AKTA avant 25では25 ml/minまで送液可能なポンプにより、実験室で使用する内径16 mmまでのカラムに対して高流速送液が可能となりました。特に流速特性の高いCaptoとの相性は抜群。Captoの特性を十分に発揮できるよう、HiScaleが空カラムのラインナップに追加されました(図10)。 HiScale 16/20、HiScale 16/40ではそれぞれ最大20 cm、40 cmまで充填が可能な、内径16 mm、耐圧2 MPaのカラムです。

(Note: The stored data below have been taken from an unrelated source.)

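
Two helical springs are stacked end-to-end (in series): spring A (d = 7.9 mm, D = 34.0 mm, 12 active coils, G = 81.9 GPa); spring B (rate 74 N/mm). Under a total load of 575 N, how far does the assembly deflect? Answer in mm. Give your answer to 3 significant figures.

k_A = Gd⁴/(8D³N_a) = (81.9×10³)(7.9⁴)/(8·34.0³·12) = 84.544 N/mm
Series: 1/k_eq = 1/84.544 + 1/74 = 0.025342; k_eq = 39.461 N/mm
δ = F/k_eq = 575/39.461 = 14.571 mm

14.6 mm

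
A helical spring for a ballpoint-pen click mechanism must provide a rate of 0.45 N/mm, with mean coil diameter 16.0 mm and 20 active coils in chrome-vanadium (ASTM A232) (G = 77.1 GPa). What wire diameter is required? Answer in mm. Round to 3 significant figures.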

これまでXKカラムとCapto担体を組み合わせて300~600 cm/h(XK 16では10~20 ml/minに相当)で送液しようとしてカラムハードウェア耐圧によりオーバープレッシャーで止まることがありましたが、HiScaleにより担体特性を十分発揮できるようになりました。さらに、AKTA avant 25の圧力ダブルモニタリングでもオーバープレッシャーで止まりにくくなり、担体特性を十分発揮できるようになりました。

HiScale
図10 HiScale 16/40を装着した図

一足先を

AKTA avantには、皆様の研究がより早く結果を出して次のステップへ進めることへの願いが込められています。AKTAの次世代機であるAKTA avant 25で、一足先を目指しませんか!